While many companies are trying desperately to “automate” their way out of this chaos, there is a simple truth – people are, and always will be, a company’s greatest asset.
Without people, a company cannot execute their Go-to-Market Strategy, which I believe every company will have to continue to adjust into the foreseeable future, given all the disruption in the market.
Which brings me to your client’s HR organization and specifically the Chief Human Resource Officer (CHRO) or Chief People Officer. I believe they have the most important job in any company now, perhaps even more so than those responsible for revenue.
A senior sales leader told me recently that in their weekly staff meetings the CEO went from talking to the CHRO last to addressing them first, recognizing that people were the company’s greatest risk.
I’m sure that most CHROs and their senior leadership team are likely awake at night worrying about company morale, employee retention, training and development, and their recruiting and onboarding processes.
I’m also betting that many of you have little to no engagement with your client’s HR organization – and nor does your competition.
Which is why the CHRO and other senior HR Leaders are a great opportunity to become your Partner Ally and Executive Sponsor!
If you’re selling “staffing solutions” to support IT, Engineering, Financial Services, Production, or other key business functions, it’s easy to connect your value to HR.
Others may have difficulty at first making that connection, but I’m going to suggest that almost everything we sell can be tied to people, and therefore HR.
Here’s an example: We have a client who sells ERP software.
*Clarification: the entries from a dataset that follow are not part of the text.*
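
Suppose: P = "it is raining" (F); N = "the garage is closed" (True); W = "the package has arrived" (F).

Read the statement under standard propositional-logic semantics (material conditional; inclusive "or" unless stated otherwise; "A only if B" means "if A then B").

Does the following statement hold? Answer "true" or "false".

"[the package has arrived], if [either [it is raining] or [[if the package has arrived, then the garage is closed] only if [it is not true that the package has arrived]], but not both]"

Parsed as (P xor ((W -> N) -> not W)) -> W

W -> N = False -> True = True
not W = not False = True
(W -> N) -> not W = True -> True = True
P xor ((W -> N) -> not W) = False xor True = True
(P xor ((W -> N) -> not W)) -> W = True -> False = False

The statement is false.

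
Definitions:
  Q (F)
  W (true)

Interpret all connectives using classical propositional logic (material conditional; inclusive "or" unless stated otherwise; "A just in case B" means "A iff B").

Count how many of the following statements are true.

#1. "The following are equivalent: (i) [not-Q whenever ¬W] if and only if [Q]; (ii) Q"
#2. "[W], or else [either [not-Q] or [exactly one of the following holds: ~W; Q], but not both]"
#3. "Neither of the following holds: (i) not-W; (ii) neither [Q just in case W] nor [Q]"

#1: Parsed as ((¬W → ¬Q) ↔ Q) ↔ Q

¬W = ¬T = F
¬Q = ¬F = T
¬W → ¬Q = F → T = T
(¬W → ¬Q) ↔ Q = T ↔ F = F
((¬W → ¬Q) ↔ Q) ↔ Q = F ↔ F = T
Thus #1 is true.

#2: This is W ∨ (¬Q ⊕ (¬W ⊕ Q)).

¬Q = ¬F = T
¬W = ¬T = F
¬W ⊕ Q = F ⊕ F = F
¬Q ⊕ (¬W ⊕ Q) = T ⊕ F = T
W ∨ (¬Q ⊕ (¬W ⊕ Q)) = T ∨ T = T
Thus #2 is true.

#3: Parsed as ¬W ↓ ((Q ↔ W) ↓ Q)

¬W = ¬T = F
Q ↔ W = F ↔ T = F
(Q ↔ W) ↓ Q = F ↓ F = T
¬W ↓ ((Q ↔ W) ↓ Q) = F ↓ T = F
So #3 is false.

2 of the 3 statements are true (#1, #2).

2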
They happen to sell to an industry that, even before the Great Resignation, was very people dependent and oftentimes short-staffed, given the ever-changing economic and regulatory climate of the industry. As a result, their people were oftentimes working late hours performing manual processes.
Our client could sell their ERP software with a Level 2 Value Proposition to IT or Operations, or even Finance, and talk about how automating processes would help bring efficiencies and cost savings.
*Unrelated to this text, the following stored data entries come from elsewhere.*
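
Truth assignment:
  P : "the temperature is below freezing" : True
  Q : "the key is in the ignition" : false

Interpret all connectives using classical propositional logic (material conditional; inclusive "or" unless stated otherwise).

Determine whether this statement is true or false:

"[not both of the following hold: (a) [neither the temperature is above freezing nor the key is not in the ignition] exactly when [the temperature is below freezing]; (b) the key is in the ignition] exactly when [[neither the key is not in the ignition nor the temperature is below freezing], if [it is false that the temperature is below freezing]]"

The statement is true.

Values: P=T, Q=F.
Formalization: (((¬P ↓ ¬Q) ↔ P) ↑ Q) ↔ (¬P → (¬Q ↓ P))

¬P = ¬T = F
¬Q = ¬F = T
¬P ↓ ¬Q = F ↓ T = F
(¬P ↓ ¬Q) ↔ P = F ↔ T = F
((¬P ↓ ¬Q) ↔ P) ↑ Q = F ↑ F = T
¬P = ¬T = F
¬Q = ¬F = T
¬Q ↓ P = T ↓ T = F
¬P → (¬Q ↓ P) = F → F = T
(((¬P ↓ ¬Q) ↔ P) ↑ Q) ↔ (¬P → (¬Q ↓ P)) = T ↔ T = T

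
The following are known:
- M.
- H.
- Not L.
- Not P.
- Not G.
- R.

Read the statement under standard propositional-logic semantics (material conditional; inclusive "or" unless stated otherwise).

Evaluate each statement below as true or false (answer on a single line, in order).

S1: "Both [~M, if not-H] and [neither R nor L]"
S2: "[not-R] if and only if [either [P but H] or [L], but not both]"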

Or they could go to HR with a Level 3 Value Proposition and talk about the significant risk to the company’s success and future should their people decide to resign, or even get sick, and are unable to do their jobs.
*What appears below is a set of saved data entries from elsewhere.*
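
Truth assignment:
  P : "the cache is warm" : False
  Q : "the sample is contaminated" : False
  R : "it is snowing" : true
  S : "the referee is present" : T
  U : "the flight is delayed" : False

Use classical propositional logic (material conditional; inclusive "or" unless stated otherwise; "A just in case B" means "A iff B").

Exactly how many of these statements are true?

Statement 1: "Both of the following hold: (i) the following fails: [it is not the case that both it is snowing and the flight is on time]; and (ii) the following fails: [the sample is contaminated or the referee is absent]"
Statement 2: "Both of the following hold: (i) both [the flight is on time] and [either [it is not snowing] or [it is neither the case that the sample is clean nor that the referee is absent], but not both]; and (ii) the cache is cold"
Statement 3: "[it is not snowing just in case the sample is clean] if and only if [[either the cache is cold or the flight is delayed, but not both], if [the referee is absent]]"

Statement 1: Formalization: not (R nand not U) and not (Q or not S)

not U = not False = True
R nand not U = True nand True = False
not (R nand not U) = not False = True
not S = not True = False
Q or not S = False or False = False
not (Q or not S) = not False = True
not (R nand not U) and not (Q or not S) = True and True = True
Thus Statement 1 is true.

Statement 2: This is (not U and (not R xor (not Q nor not S))) and not P.

not U = not False = True
not R = not True = False
not Q = not False = True
not S = not True = False
not Q nor not S = True nor False = False
not R xor (not Q nor not S) = False xor False = False
not U and (not R xor (not Q nor not S)) = True and False = False
not P = not False = True
(not U and (not R xor (not Q nor not S))) and not P = False and True = False
So Statement 2 is false.

Statement 3: This is (not R iff not Q) iff (not S -> (not P xor U)).

not R = not True = False
not Q = not False = True
not R iff not Q = False iff True = False
not S = not True = False
not P = not False = True
not P xor U = True xor False = True
not S -> (not P xor U) = False -> True = True
(not R iff not Q) iff (not S -> (not P xor U)) = False iff True = False
Thus Statement 3 is false.

True statements: 1 (Statement 1).

1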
As you think about what you sell, how does it directly or indirectly affect the people in your client’s organization? Can it make people’s jobs easier or less stressful, helping to improve employee wellness and retention? Can it free them up to do more meaningful and rewarding work, thus improving employee morale and satisfaction? Can it help eliminate the need for specialized skills, making it easier and faster to recruit and train new hires, and drive increased productivity?
Once you align your capabilities to your client’s people, it’s relatively easy to quantify the Level 3 business value. How much time does it take and how much does it cost in resources and revenue to replace people that leave? What’s the value of improving employee retention by X%? By hiring people faster by X days, weeks, or months? By getting them up to speed and fully productive more quickly? You get the idea.
My experience though is that the idea of speaking with someone in HR might feel uncomfortable because they speak a different language, have different needs, and really don’t care how your solution works.
Yet, this IS the essence of Level 3 selling – connecting the VALUE of what you sell to specific people in specific client roles, especially at the decision making / C-Level.
In this time when your clients are facing tremendous risk around their people, I encourage you to also take a risk and meet with an HR executive and discuss how you could help. You may be surprised at how quickly you can enlist their support with the right value message!
Determine the potential value you can create for your client’s employees and metrics you can help impact (employee retention, productivity, increased revenue). Identify sources and success stories, if possible. Research the CHRO and top HR executives in your key clients and reach out for an initial meeting.